- Film poster
- Directed by: Wang Xiaoshuai
- Written by: Wang Xiaoshuai
- Produced by: Isabelle Glachant Huang Bin
- Starring: Liu Weiwei Zhang Jiayi Cheng Taisheng Yu Nan
- Cinematography: Wu Di
- Edited by: Yang Hongyu
- Music by: Dou Wei
- Production companies: Duoji Production; Qinghong Debo; WXS Productions; Stellar Mega Media;
- Distributed by: Films Distribution
- Release date: February 8, 2008 (Berlinale);
- Running time: 115 minutes
- Country: China
- Language: Mandarin

= In Love We Trust =

In Love We Trust (左右 (Zuǒ yòu, left, right)) is a 2008 Chinese drama film directed by Wang Xiaoshuai and starring Liu Weiwei, Zhang Jiayi, Cheng Taisheng, and Yu Nan. It is alternatively known by its literal English translation, Left Right.

Originally set to premiere at the 2007 Cannes Film Festival and then at the 64th Venice International Film Festival the same year, the film eventually missed both, ultimately premiering at the 58th Berlin International Film Festival in 2008. The film was picked up for international distribution by the Paris-based company Films Distribution.

== Plot ==

The film follows a divorced couple living in modern-day China who discover that their daughter is dying of leukemia. Doctors inform them, however, that the child can only be saved with stem cells from an umbilical cord of a sibling.

However, both parents have since remarried. The film follows the emotional strain that this development brings to both marriages.

== Cast ==

- Liu Weiwei as Mei Zhu, the mother
- Zhang Jiayi as Xiao Lu, the father
- Cheng Taisheng as Xie Huaicai, Mei Zhu's second husband, the stepfather
- Yu Nan as Dong Fan, Xiao Lu's second wife, the stepmother
- Zhang Chuqian as Hehe, the daughter
- Gao Yuanyuan as a teacher at a school

== Release ==
In Love We Trust was originally scheduled for a release in the 2007 Cannes Film Festival along with actor-director Jiang Wen's The Sun Also Rises.

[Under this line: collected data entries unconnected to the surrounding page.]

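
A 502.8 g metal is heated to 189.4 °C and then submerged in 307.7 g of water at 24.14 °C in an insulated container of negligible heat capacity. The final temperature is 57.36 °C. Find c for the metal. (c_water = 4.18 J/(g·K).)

c ≈ 0.644 J/(g·K)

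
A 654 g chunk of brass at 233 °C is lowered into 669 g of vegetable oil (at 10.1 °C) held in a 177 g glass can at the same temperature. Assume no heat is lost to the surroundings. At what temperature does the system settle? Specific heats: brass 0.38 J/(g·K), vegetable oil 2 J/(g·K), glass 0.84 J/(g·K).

T_f ≈ 42.0 °C

Conservation of energy gives ΣQ = 0:
654·0.38·(T − 233) + 669·2·(T − 10.1) + 177·0.84·(T − 10.1) = 0
1735.2 T = 72921
T = 72921/1735.2 ≈ 42.02 °C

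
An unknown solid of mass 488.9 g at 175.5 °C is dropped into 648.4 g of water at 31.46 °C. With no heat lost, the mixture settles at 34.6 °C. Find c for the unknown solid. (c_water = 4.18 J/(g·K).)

Heat lost by the unknown solid = heat gained by the water:
488.9·c·(175.5 − 34.6) = 648.4·4.18·(34.6 − 31.46)
68886 c = 8510.4  ⇒  c ≈ 0.1235 J/(g·K)

c ≈ 0.124 J/(g·K)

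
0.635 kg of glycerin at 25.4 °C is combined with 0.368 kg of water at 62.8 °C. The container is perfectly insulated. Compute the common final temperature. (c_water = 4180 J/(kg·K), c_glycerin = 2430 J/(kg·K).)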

Ultimately both films failed to make the festival. Sources stated that In Love We Trust was officially delayed due to bureaucratic red tape, as it awaited examination by the Chinese Film Bureau.

The film missed another opportunity to premiere at a major international film festival when it failed to debut at the 64th Venice International Film Festival in August 2007. This time, the reason for dropping out was not bureaucratic, but rather because post-production editing had not yet been completed.

In late 2007, it was announced that In Love We Trust would premiere at the 58th Berlin International Film Festival in 2008 where it would compete for the Golden Bear. The film would ultimately go on to win the Silver Bear for Best Screenplay in Berlin, with the Golden Bear going to the Brazilian film Tropa de Elite.